My favorite places: Big Sur, CA, for beauty of ocean and forest in the most striking combination I can imagine; Grand Canyon, AZ for the gorgeous purples and blues of the canyon sunset; Nashville, TN for the fiddles, steel guitars, and fun-loving attitude; New Orleans, LA for the culture, sordid history, debauchery, and eclectic locals; and Daytona Beach, FL for the lifestyle of living beside the warm Atlantic. But there are so many other places that will stick in my memory (fondly or not) for a variety of reasons: Marathon, TX for the White Buffalo…San Clemente, CA for good company…Carlsbad, NM for caverns and bat lore…Laredo, TX for terrifying predatory Hispanic men…Portal, AZ, which takes the award for ‘time spent in closest proximity to ‘the middle of absolutely nowhere’…Padre Island, TX for craziness…Savannah, GA for Spanish moss and River St…St. Augustine, FL for an incredible piece of American history…Big Bend, TX for remote beauty and horses…Madison, WI for the college campus I absolutely loved…Ajo, AZ for stories told of border jumpers…Salinas, CA for being stuck after the trailer-crashing incident…Elk Grove, IL for our suburban Chicago antics…Sanderson, TX for being the worst low-populated town we visited…San Francisco, CA for our stay at Bill’s friend Joe’s memorable apt…Phoenix, AZ for the Pointe Hilton…Puerto Penasco and Tijuana, Mexico for all the poverty and insanity that ensues and the Spanish that is spoken in daily life down there…and that’s just a brief summary.

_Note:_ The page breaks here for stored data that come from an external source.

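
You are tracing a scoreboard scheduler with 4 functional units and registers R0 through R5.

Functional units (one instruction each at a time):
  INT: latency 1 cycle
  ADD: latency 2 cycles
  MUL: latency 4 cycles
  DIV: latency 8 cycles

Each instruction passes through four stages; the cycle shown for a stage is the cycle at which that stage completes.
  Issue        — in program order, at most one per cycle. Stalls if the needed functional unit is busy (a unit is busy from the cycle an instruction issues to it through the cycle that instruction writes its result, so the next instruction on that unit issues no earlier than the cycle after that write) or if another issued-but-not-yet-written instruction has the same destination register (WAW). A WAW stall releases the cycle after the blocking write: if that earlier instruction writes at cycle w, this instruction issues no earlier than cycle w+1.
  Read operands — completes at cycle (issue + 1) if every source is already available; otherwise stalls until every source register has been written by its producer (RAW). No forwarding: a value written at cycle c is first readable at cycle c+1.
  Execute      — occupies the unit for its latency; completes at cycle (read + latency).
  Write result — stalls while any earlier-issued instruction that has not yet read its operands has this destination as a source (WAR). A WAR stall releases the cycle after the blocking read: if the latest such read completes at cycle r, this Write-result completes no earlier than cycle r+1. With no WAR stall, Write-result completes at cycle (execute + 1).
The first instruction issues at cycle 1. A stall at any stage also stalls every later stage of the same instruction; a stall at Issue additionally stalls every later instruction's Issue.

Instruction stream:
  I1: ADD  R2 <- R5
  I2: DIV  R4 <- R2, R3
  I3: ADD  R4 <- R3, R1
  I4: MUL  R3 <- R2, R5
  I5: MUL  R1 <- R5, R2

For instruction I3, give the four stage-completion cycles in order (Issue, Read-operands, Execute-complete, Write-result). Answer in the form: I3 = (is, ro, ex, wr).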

I didn’t know if I had it in me to leave home for six months. I have always enjoyed having a nice cushy comfort zone of familiar people and places. To prove to myself that I could actually leave has meant a great deal to me and to be proud of myself is an exhilarating feeling. And so, after chasing warm weather around the United States since December, I’m home in my own summer back home, with an unknown future – but I have to say: New Hampshire has never looked so beautiful.